The proposed Clarkston school bond issue hasn’t changed, but officials want it to have more complete information.
The board of education on Monday, March 24 voted to amend their “Resolution Setting Matters To Be Voted Upon” based on a recommendation from school attorney Bob Thrun.
“It does not change the intent or the content of the resolution,” Deputy Superintendent David Reschke said.
If voters approve the $83,735,000 bond issue June 9, it will extend the time needed to pay off bond debt, but will not raise property owners’ millage rate.
Language to that effect is now included in all parts of the resolution relating to the proposed bond issue.
The school district already levies the maximum-allowed 7 mills for debt service, based on borrowing from the Michigan School Bond Loan Fund Program.
According to the district’s 2001-2002 financial report, taxpayers are already paying off bond issues approved by voters in 1993, 1995 and 1997. In 1998, the district refinanced bond debt to save interest costs.
The report showed the district to have bonded debt of $117,771,841 in fiscal year 2002. Ballot language says the maximum time period to pay off the new bonds will be 26 years.

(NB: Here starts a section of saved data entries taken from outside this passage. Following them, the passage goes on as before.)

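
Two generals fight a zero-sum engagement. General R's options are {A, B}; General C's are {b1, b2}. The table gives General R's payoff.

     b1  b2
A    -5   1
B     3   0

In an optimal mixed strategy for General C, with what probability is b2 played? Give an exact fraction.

8/9

Row minima: A → -5, B → 0; maximin = 0.
Column maxima: b1 → 3, b2 → 1; minimax = 1.
0 ≠ 1, so there is no saddle point; optimal play is mixed.
Let General R play A with probability p. Expected payoff against b1: (-5)p + 3(1−p) = −8p + 3; against b2: 1p + 0(1−p) = p.
Setting these equal: −8p + 3 = p ⇒ −9p = -3 ⇒ p = 1/3, and the value is (-8)·(1/3) + 3 = 1/3.
For General C: with q = P(b1), equating A's and B's payoffs gives −6q + 1 = 3q ⇒ q = 1/9.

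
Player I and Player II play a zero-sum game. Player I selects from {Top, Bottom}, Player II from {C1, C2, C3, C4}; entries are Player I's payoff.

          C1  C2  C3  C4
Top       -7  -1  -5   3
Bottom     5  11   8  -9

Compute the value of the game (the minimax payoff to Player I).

-2

Row minima: Top → -7, Bottom → -9; maximin = -7.
Column maxima: C1 → 5, C2 → 11, C3 → 8, C4 → 3; minimax = 3.
-7 ≠ 3, so there is no saddle point; optimal play is mixed.
C2 is strictly dominated by C1 (it gives Player I strictly more in every row), so Player II never plays it.
C3 is strictly dominated by C1 (it gives Player I strictly more in every row), so Player II never plays it.
On the remaining 2×2 (Top, Bottom vs C1, C4):
Let Player I play Top with probability p. Expected payoff against C1: (-7)p + 5(1−p) = −12p + 5; against C4: 3p + (-9)(1−p) = 12p − 9.
Setting these equal: −12p + 5 = 12p − 9 ⇒ −24p = -14 ⇒ p = 7/12, and the value is (-12)·(7/12) + 5 = -2.
For Player II: with q = P(C1), equating Top's and Bottom's payoffs gives −10q + 3 = 14q − 9 ⇒ q = 1/2.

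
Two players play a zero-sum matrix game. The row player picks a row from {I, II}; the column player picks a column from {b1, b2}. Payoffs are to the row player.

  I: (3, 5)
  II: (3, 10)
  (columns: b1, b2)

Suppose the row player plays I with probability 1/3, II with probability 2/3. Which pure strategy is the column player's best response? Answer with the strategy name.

If the column player plays b1, the row player's expected payoff is (1/3)·3 + (2/3)·3 = 3.
If the column player plays b2, the row player's expected payoff is (1/3)·5 + (2/3)·10 = 25/3.
The column player minimizes the row player's payoff; the smallest is 3, so the best response is b1.

b1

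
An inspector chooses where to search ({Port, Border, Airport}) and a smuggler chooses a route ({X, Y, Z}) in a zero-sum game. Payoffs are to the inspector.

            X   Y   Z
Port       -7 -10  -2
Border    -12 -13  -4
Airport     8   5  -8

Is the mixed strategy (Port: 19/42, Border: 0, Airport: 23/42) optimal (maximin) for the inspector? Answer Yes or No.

No

Against X this mix gives (19/42)·(-7) + (23/42)·8 = 17/14.
Against Y this mix gives (19/42)·(-10) + (23/42)·5 = -25/14.
Against Z this mix gives (19/42)·(-2) + (23/42)·(-8) = -37/7.
The smuggler will play Z, holding the inspector to -37/7. Shifting weight toward the row that does better against Z would raise this floor (the equalizing mix achieves -30/7 against both Z and Y), so the proposed strategy is not optimal.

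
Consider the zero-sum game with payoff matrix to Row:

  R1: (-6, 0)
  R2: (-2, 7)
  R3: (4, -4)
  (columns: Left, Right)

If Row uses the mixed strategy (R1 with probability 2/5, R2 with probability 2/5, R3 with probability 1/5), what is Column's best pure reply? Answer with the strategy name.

Left

If Column plays Left, Row's expected payoff is (2/5)·(-6) + (2/5)·(-2) + (1/5)·4 = -12/5.
If Column plays Right, Row's expected payoff is (2/5)·0 + (2/5)·7 + (1/5)·(-4) = 2.
Column minimizes Row's payoff; the smallest is -12/5, so the best response is Left.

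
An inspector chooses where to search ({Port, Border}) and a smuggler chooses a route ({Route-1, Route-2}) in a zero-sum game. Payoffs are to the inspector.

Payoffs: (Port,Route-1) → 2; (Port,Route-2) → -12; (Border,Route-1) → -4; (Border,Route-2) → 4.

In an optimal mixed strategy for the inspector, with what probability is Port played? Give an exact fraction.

Row minima: Port → -12, Border → -4; maximin = -4.
Column maxima: Route-1 → 2, Route-2 → 4; minimax = 2.
-4 ≠ 2, so there is no saddle point; optimal play is mixed.
Let the inspector play Port with probability p. Expected payoff against Route-1: 2p + (-4)(1−p) = 6p − 4; against Route-2: (-12)p + 4(1−p) = −16p + 4.
Setting these equal: 6p − 4 = −16p + 4 ⇒ 22p = 8 ⇒ p = 4/11, and the value is (6)·(4/11) − 4 = -20/11.
For the smuggler: with q = P(Route-1), equating Port's and Border's payoffs gives 14q − 12 = −8q + 4 ⇒ q = 8/11.

4/11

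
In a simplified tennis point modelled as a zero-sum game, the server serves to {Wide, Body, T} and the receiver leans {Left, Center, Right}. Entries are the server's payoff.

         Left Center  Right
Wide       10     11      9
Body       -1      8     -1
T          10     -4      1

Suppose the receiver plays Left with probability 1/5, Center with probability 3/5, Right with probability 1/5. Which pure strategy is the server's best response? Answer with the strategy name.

Expected payoff of Wide: (1/5)·10 + (3/5)·11 + (1/5)·9 = 52/5.
Expected payoff of Body: (1/5)·(-1) + (3/5)·8 + (1/5)·(-1) = 22/5.
Expected payoff of T: (1/5)·10 + (3/5)·(-4) + (1/5)·1 = -1/5.
The largest is 52/5, so the server's best response is Wide.

Wide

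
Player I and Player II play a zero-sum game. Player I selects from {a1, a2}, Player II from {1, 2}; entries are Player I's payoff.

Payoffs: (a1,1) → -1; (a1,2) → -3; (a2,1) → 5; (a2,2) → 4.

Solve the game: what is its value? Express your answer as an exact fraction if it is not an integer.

Row minima: a1 → -3, a2 → 4; maximin = 4.
Column maxima: 1 → 5, 2 → 4; minimax = 4.
Since maximin = minimax = 4, there is a saddle point and the value is 4.

4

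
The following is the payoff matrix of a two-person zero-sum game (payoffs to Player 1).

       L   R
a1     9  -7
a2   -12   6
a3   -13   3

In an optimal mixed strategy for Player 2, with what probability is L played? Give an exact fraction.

13/34

Row minima: a1 → -7, a2 → -12, a3 → -13; maximin = -7.
Column maxima: L → 9, R → 6; minimax = 6.
-7 ≠ 6, so there is no saddle point; optimal play is mixed.
a3 is strictly dominated by a2, so Player 1 never plays it.
On the remaining 2×2 (a1, a2 vs L, R):
Let Player 1 play a1 with probability p. Expected payoff against L: 9p + (-12)(1−p) = 21p − 12; against R: (-7)p + 6(1−p) = −13p + 6.
Setting these equal: 21p − 12 = −13p + 6 ⇒ 34p = 18 ⇒ p = 9/17, and the value is (21)·(9/17) − 12 = -15/17.
For Player 2: with q = P(L), equating a1's and a2's payoffs gives 16q − 7 = −18q + 6 ⇒ q = 13/34.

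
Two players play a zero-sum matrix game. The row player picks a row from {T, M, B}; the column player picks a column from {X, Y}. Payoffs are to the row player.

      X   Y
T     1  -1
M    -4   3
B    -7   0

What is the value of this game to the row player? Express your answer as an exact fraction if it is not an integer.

Row minima: T → -1, M → -4, B → -7; maximin = -1.
Column maxima: X → 1, Y → 3; minimax = 1.
-1 ≠ 1, so there is no saddle point; optimal play is mixed.
B is strictly dominated by M, so the row player never plays it.
On the remaining 2×2 (T, M vs X, Y):
Let the row player play T with probability p. Expected payoff against X: 1p + (-4)(1−p) = 5p − 4; against Y: (-1)p + 3(1−p) = −4p + 3.
Setting these equal: 5p − 4 = −4p + 3 ⇒ 9p = 7 ⇒ p = 7/9, and the value is (5)·(7/9) − 4 = -1/9.
For the column player: with q = P(X), equating T's and M's payoffs gives 2q − 1 = −7q + 3 ⇒ q = 4/9.

-1/9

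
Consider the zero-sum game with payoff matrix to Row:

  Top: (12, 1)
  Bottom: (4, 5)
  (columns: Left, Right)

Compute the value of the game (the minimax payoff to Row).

Row minima: Top → 1, Bottom → 4; maximin = 4.
Column maxima: Left → 12, Right → 5; minimax = 5.
4 ≠ 5, so there is no saddle point; optimal play is mixed.
Let Row play Top with probability p. Expected payoff against Left: 12p + 4(1−p) = 8p + 4; against Right: 1p + 5(1−p) = −4p + 5.
Setting these equal: 8p + 4 = −4p + 5 ⇒ 12p = 1 ⇒ p = 1/12, and the value is (8)·(1/12) + 4 = 14/3.
For Column: with q = P(Left), equating Top's and Bottom's payoffs gives 11q + 1 = −q + 5 ⇒ q = 1/3.

14/3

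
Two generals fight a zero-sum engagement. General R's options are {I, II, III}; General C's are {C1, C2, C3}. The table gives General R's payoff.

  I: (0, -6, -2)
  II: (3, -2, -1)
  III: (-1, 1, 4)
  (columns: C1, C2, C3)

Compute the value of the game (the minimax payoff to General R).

1/7

Row minima: I → -6, II → -2, III → -1; maximin = -1.
Column maxima: C1 → 3, C2 → 1, C3 → 4; minimax = 1.
-1 ≠ 1, so there is no saddle point; optimal play is mixed.
I is strictly dominated by II, so General R never plays it.
C3 is strictly dominated by C2 (it gives General R strictly more in every row), so General C never plays it.
On the remaining 2×2 (II, III vs C1, C2):
Let General R play II with probability p. Expected payoff against C1: 3p + (-1)(1−p) = 4p − 1; against C2: (-2)p + 1(1−p) = −3p + 1.
Setting these equal: 4p − 1 = −3p + 1 ⇒ 7p = 2 ⇒ p = 2/7, and the value is (4)·(2/7) − 1 = 1/7.
For General C: with q = P(C1), equating II's and III's payoffs gives 5q − 2 = −2q + 1 ⇒ q = 3/7.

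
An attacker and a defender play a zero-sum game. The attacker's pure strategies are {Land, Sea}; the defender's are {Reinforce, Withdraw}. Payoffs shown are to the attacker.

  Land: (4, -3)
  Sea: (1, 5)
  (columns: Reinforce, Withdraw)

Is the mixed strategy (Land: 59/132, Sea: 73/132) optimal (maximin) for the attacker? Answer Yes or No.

Against Reinforce this mix gives (59/132)·4 + (73/132)·1 = 103/44.
Against Withdraw this mix gives (59/132)·(-3) + (73/132)·5 = 47/33.
The defender will play Withdraw, holding the attacker to 47/33. Shifting weight toward the row that does better against Withdraw would raise this floor (the equalizing mix achieves 23/11 against both Withdraw and Reinforce), so the proposed strategy is not optimal.

No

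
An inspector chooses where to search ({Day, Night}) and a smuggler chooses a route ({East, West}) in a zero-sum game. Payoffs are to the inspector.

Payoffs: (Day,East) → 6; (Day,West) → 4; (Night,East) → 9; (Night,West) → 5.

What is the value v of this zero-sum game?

Row minima: Day → 4, Night → 5; maximin = 5.
Column maxima: East → 9, West → 5; minimax = 5.
Since maximin = minimax = 5, there is a saddle point and the value is 5.

5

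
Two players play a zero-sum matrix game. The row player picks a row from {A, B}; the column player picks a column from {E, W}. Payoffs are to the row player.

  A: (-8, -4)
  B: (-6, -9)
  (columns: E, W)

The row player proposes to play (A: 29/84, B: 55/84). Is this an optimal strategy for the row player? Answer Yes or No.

Against E this mix gives (29/84)·(-8) + (55/84)·(-6) = -281/42.
Against W this mix gives (29/84)·(-4) + (55/84)·(-9) = -611/84.
The column player will play W, holding the row player to -611/84. Shifting weight toward the row that does better against W would raise this floor (the equalizing mix achieves -48/7 against both W and E), so the proposed strategy is not optimal.

No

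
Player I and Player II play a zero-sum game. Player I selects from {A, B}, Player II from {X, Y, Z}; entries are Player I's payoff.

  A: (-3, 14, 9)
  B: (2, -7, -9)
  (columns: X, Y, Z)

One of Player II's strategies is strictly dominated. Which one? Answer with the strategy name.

Z holds Player I's payoff strictly below Y in every row: 9 < 14, -9 < -7.
So Y is strictly dominated for Player II.

Y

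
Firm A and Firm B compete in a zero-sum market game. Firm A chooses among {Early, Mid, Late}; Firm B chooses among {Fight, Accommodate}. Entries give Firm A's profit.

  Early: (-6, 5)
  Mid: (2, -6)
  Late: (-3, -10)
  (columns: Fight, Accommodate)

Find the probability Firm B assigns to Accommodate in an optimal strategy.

Row minima: Early → -6, Mid → -6, Late → -10; maximin = -6.
Column maxima: Fight → 2, Accommodate → 5; minimax = 2.
-6 ≠ 2, so there is no saddle point; optimal play is mixed.
Late is strictly dominated by Mid, so Firm A never plays it.
On the remaining 2×2 (Early, Mid vs Fight, Accommodate):
Let Firm A play Early with probability p. Expected payoff against Fight: (-6)p + 2(1−p) = −8p + 2; against Accommodate: 5p + (-6)(1−p) = 11p − 6.
Setting these equal: −8p + 2 = 11p − 6 ⇒ −19p = -8 ⇒ p = 8/19, and the value is (-8)·(8/19) + 2 = -26/19.
For Firm B: with q = P(Fight), equating Early's and Mid's payoffs gives −11q + 5 = 8q − 6 ⇒ q = 11/19.

8/19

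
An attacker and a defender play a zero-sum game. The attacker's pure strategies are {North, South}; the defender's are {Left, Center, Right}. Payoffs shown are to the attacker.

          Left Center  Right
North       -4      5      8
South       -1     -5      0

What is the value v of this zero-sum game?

Row minima: North → -4, South → -5; maximin = -4.
Column maxima: Left → -1, Center → 5, Right → 8; minimax = -1.
-4 ≠ -1, so there is no saddle point; optimal play is mixed.
Right is strictly dominated by Left (it gives the attacker strictly more in every row), so the defender never plays it.
On the remaining 2×2 (North, South vs Left, Center):
Let the attacker play North with probability p. Expected payoff against Left: (-4)p + (-1)(1−p) = −3p − 1; against Center: 5p + (-5)(1−p) = 10p − 5.
Setting these equal: −3p − 1 = 10p − 5 ⇒ −13p = -4 ⇒ p = 4/13, and the value is (-3)·(4/13) − 1 = -25/13.
For the defender: with q = P(Left), equating North's and South's payoffs gives −9q + 5 = 4q − 5 ⇒ q = 10/13.

-25/13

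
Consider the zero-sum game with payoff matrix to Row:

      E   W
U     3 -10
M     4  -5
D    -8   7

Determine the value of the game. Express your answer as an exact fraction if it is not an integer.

Row minima: U → -10, M → -5, D → -8; maximin = -5.
Column maxima: E → 4, W → 7; minimax = 4.
-5 ≠ 4, so there is no saddle point; optimal play is mixed.
U is strictly dominated by M, so Row never plays it.
On the remaining 2×2 (M, D vs E, W):
Let Row play M with probability p. Expected payoff against E: 4p + (-8)(1−p) = 12p − 8; against W: (-5)p + 7(1−p) = −12p + 7.
Setting these equal: 12p − 8 = −12p + 7 ⇒ 24p = 15 ⇒ p = 5/8, and the value is (12)·(5/8) − 8 = -1/2.
For Column: with q = P(E), equating M's and D's payoffs gives 9q − 5 = −15q + 7 ⇒ q = 1/2.

-1/2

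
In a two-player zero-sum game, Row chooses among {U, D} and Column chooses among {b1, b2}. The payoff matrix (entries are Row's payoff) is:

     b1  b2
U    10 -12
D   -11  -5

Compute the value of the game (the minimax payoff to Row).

Row minima: U → -12, D → -11; maximin = -11.
Column maxima: b1 → 10, b2 → -5; minimax = -5.
-11 ≠ -5, so there is no saddle point; optimal play is mixed.
Let Row play U with probability p. Expected payoff against b1: 10p + (-11)(1−p) = 21p − 11; against b2: (-12)p + (-5)(1−p) = −7p − 5.
Setting these equal: 21p − 11 = −7p − 5 ⇒ 28p = 6 ⇒ p = 3/14, and the value is (21)·(3/14) − 11 = -13/2.
For Column: with q = P(b1), equating U's and D's payoffs gives 22q − 12 = −6q − 5 ⇒ q = 1/4.

-13/2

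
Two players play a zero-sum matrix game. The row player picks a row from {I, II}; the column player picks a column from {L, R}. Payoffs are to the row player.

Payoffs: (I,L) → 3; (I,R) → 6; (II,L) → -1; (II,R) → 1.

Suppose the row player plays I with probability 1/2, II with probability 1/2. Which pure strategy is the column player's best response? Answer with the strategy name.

If the column player plays L, the row player's expected payoff is (1/2)·3 + (1/2)·(-1) = 1.
If the column player plays R, the row player's expected payoff is (1/2)·6 + (1/2)·1 = 7/2.
The column player minimizes the row player's payoff; the smallest is 1, so the best response is L.

L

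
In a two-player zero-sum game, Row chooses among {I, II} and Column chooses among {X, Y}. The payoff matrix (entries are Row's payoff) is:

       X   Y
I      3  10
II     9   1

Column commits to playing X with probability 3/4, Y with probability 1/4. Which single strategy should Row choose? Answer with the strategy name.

II

Expected payoff of I: (3/4)·3 + (1/4)·10 = 19/4.
Expected payoff of II: (3/4)·9 + (1/4)·1 = 7.
The largest is 7, so Row's best response is II.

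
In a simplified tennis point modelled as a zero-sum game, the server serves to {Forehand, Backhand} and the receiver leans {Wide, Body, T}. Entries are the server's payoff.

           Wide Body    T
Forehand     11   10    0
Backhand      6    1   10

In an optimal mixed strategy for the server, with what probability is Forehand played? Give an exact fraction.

Row minima: Forehand → 0, Backhand → 1; maximin = 1.
Column maxima: Wide → 11, Body → 10, T → 10; minimax = 10.
1 ≠ 10, so there is no saddle point; optimal play is mixed.
Wide is strictly dominated by Body (it gives the server strictly more in every row), so the receiver never plays it.
On the remaining 2×2 (Forehand, Backhand vs Body, T):
Let the server play Forehand with probability p. Expected payoff against Body: 10p + 1(1−p) = 9p + 1; against T: 0p + 10(1−p) = −10p + 10.
Setting these equal: 9p + 1 = −10p + 10 ⇒ 19p = 9 ⇒ p = 9/19, and the value is (9)·(9/19) + 1 = 100/19.
For the receiver: with q = P(Body), equating Forehand's and Backhand's payoffs gives 10q = −9q + 10 ⇒ q = 10/19.

9/19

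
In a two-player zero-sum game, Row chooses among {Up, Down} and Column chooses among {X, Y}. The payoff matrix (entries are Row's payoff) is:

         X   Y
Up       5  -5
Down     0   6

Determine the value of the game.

Row minima: Up → -5, Down → 0; maximin = 0.
Column maxima: X → 5, Y → 6; minimax = 5.
0 ≠ 5, so there is no saddle point; optimal play is mixed.
Let Row play Up with probability p. Expected payoff against X: 5p + 0(1−p) = 5p; against Y: (-5)p + 6(1−p) = −11p + 6.
Setting these equal: 5p = −11p + 6 ⇒ 16p = 6 ⇒ p = 3/8, and the value is (5)·(3/8) = 15/8.
For Column: with q = P(X), equating Up's and Down's payoffs gives 10q − 5 = −6q + 6 ⇒ q = 11/16.

15/8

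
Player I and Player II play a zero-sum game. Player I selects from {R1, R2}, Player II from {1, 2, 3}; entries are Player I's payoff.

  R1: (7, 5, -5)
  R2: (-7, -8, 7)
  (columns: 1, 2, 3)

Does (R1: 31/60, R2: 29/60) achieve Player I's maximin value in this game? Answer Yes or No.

Against 1 this mix gives (31/60)·7 + (29/60)·(-7) = 7/30.
Against 2 this mix gives (31/60)·5 + (29/60)·(-8) = -77/60.
Against 3 this mix gives (31/60)·(-5) + (29/60)·7 = 4/5.
Player II will play 2, holding Player I to -77/60. Shifting weight toward the row that does better against 2 would raise this floor (the equalizing mix achieves -1/5 against both 2 and 3), so the proposed strategy is not optimal.

No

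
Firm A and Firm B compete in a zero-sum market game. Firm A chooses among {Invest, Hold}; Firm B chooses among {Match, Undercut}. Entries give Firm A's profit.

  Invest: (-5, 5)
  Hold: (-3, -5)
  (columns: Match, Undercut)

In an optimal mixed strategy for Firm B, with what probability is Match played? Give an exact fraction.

Row minima: Invest → -5, Hold → -5; maximin = -5.
Column maxima: Match → -3, Undercut → 5; minimax = -3.
-5 ≠ -3, so there is no saddle point; optimal play is mixed.
Let Firm A play Invest with probability p. Expected payoff against Match: (-5)p + (-3)(1−p) = −2p − 3; against Undercut: 5p + (-5)(1−p) = 10p − 5.
Setting these equal: −2p − 3 = 10p − 5 ⇒ −12p = -2 ⇒ p = 1/6, and the value is (-2)·(1/6) − 3 = -10/3.
For Firm B: with q = P(Match), equating Invest's and Hold's payoffs gives −10q + 5 = 2q − 5 ⇒ q = 5/6.

5/6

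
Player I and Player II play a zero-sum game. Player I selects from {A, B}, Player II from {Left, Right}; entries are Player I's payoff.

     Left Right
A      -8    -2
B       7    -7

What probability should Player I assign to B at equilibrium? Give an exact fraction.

Row minima: A → -8, B → -7; maximin = -7.
Column maxima: Left → 7, Right → -2; minimax = -2.
-7 ≠ -2, so there is no saddle point; optimal play is mixed.
Let Player I play A with probability p. Expected payoff against Left: (-8)p + 7(1−p) = −15p + 7; against Right: (-2)p + (-7)(1−p) = 5p − 7.
Setting these equal: −15p + 7 = 5p − 7 ⇒ −20p = -14 ⇒ p = 7/10, and the value is (-15)·(7/10) + 7 = -7/2.
For Player II: with q = P(Left), equating A's and B's payoffs gives −6q − 2 = 14q − 7 ⇒ q = 1/4.

3/10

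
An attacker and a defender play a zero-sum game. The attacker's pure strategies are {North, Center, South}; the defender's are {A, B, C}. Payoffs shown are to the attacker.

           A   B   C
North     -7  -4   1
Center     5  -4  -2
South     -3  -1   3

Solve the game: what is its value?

-17/11

Row minima: North → -7, Center → -4, South → -3; maximin = -3.
Column maxima: A → 5, B → -1, C → 3; minimax = -1.
-3 ≠ -1, so there is no saddle point; optimal play is mixed.
North is strictly dominated by South, so the attacker never plays it.
C is strictly dominated by B (it gives the attacker strictly more in every row), so the defender never plays it.
On the remaining 2×2 (Center, South vs A, B):
Let the attacker play Center with probability p. Expected payoff against A: 5p + (-3)(1−p) = 8p − 3; against B: (-4)p + (-1)(1−p) = −3p − 1.
Setting these equal: 8p − 3 = −3p − 1 ⇒ 11p = 2 ⇒ p = 2/11, and the value is (8)·(2/11) − 3 = -17/11.
For the defender: with q = P(A), equating Center's and South's payoffs gives 9q − 4 = −2q − 1 ⇒ q = 3/11.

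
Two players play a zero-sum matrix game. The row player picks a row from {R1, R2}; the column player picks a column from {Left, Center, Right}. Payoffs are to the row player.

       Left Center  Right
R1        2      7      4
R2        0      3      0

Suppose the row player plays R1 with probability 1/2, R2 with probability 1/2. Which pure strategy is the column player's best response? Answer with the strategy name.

Left

If the column player plays Left, the row player's expected payoff is (1/2)·2 + (1/2)·0 = 1.
If the column player plays Center, the row player's expected payoff is (1/2)·7 + (1/2)·3 = 5.
If the column player plays Right, the row player's expected payoff is (1/2)·4 + (1/2)·0 = 2.
The column player minimizes the row player's payoff; the smallest is 1, so the best response is Left.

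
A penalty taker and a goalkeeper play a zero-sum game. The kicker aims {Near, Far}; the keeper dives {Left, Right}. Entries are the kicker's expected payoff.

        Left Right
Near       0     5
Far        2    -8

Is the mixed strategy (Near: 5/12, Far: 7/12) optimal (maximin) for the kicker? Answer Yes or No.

Against Left this mix gives (5/12)·0 + (7/12)·2 = 7/6.
Against Right this mix gives (5/12)·5 + (7/12)·(-8) = -31/12.
The keeper will play Right, holding the kicker to -31/12. Shifting weight toward the row that does better against Right would raise this floor (the equalizing mix achieves 2/3 against both Right and Left), so the proposed strategy is not optimal.

No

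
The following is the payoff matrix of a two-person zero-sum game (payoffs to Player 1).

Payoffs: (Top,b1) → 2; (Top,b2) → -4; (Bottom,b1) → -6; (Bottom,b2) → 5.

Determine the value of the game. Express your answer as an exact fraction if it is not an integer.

Row minima: Top → -4, Bottom → -6; maximin = -4.
Column maxima: b1 → 2, b2 → 5; minimax = 2.
-4 ≠ 2, so there is no saddle point; optimal play is mixed.
Let Player 1 play Top with probability p. Expected payoff against b1: 2p + (-6)(1−p) = 8p − 6; against b2: (-4)p + 5(1−p) = −9p + 5.
Setting these equal: 8p − 6 = −9p + 5 ⇒ 17p = 11 ⇒ p = 11/17, and the value is (8)·(11/17) − 6 = -14/17.
For Player 2: with q = P(b1), equating Top's and Bottom's payoffs gives 6q − 4 = −11q + 5 ⇒ q = 9/17.

-14/17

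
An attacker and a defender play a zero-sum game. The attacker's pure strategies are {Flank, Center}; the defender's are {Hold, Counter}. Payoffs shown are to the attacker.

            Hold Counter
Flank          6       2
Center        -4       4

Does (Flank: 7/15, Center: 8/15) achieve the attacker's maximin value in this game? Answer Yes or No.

No

Against Hold this mix gives (7/15)·6 + (8/15)·(-4) = 2/3.
Against Counter this mix gives (7/15)·2 + (8/15)·4 = 46/15.
The defender will play Hold, holding the attacker to 2/3. Shifting weight toward the row that does better against Hold would raise this floor (the equalizing mix achieves 8/3 against both Hold and Counter), so the proposed strategy is not optimal.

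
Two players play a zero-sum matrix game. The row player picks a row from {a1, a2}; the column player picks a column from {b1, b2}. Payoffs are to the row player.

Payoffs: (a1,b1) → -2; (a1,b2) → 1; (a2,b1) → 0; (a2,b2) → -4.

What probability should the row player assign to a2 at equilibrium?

3/7

Row minima: a1 → -2, a2 → -4; maximin = -2.
Column maxima: b1 → 0, b2 → 1; minimax = 0.
-2 ≠ 0, so there is no saddle point; optimal play is mixed.
Let the row player play a1 with probability p. Expected payoff against b1: (-2)p + 0(1−p) = −2p; against b2: 1p + (-4)(1−p) = 5p − 4.
Setting these equal: −2p = 5p − 4 ⇒ −7p = -4 ⇒ p = 4/7, and the value is (-2)·(4/7) = -8/7.
For the column player: with q = P(b1), equating a1's and a2's payoffs gives −3q + 1 = 4q − 4 ⇒ q = 5/7.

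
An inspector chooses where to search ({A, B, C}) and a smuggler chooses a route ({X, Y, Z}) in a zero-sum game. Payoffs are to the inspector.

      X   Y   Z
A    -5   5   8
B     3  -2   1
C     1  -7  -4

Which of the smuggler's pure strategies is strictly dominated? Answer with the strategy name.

Z

Y holds the inspector's payoff strictly below Z in every row: 5 < 8, -2 < 1, -7 < -4.
So Z is strictly dominated for the smuggler.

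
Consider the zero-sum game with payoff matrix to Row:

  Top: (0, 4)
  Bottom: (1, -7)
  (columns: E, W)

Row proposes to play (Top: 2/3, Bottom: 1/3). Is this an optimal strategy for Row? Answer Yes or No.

Yes

Against E this mix gives (2/3)·0 + (1/3)·1 = 1/3.
Against W this mix gives (2/3)·4 + (1/3)·(-7) = 1/3.
All of Column's active replies (E, W) yield 1/3, and no column does worse for Row. The mix makes Column indifferent and guarantees 1/3, so it is optimal.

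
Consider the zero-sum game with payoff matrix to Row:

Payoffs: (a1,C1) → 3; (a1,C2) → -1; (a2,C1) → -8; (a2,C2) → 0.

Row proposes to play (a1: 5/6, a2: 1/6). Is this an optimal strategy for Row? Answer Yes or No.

Against C1 this mix gives (5/6)·3 + (1/6)·(-8) = 7/6.
Against C2 this mix gives (5/6)·(-1) + (1/6)·0 = -5/6.
Column will play C2, holding Row to -5/6. Shifting weight toward the row that does better against C2 would raise this floor (the equalizing mix achieves -2/3 against both C2 and C1), so the proposed strategy is not optimal.

No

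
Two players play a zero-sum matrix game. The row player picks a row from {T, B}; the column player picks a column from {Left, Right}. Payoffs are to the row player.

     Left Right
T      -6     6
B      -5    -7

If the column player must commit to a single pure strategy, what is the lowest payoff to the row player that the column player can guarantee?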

Unlike a standard property tax election, a bond proposal does not have a specific millage rate, since fluctuations in the bond market will affect the actual rate.
The district has proposed the bond issue to pay for planned additions and renovations to increase space for student learning, consolidate programs and services and complete capital needs projects at existing sites.
In addition to the proposed bond issue, the district will ask voters to renew the full 18-mill “non-homestead” property tax for local operations. That tax, created by 1994’s Proposal A, is not levied on property used as a primary residence, but is charged to owners of property such as businesses and rental property.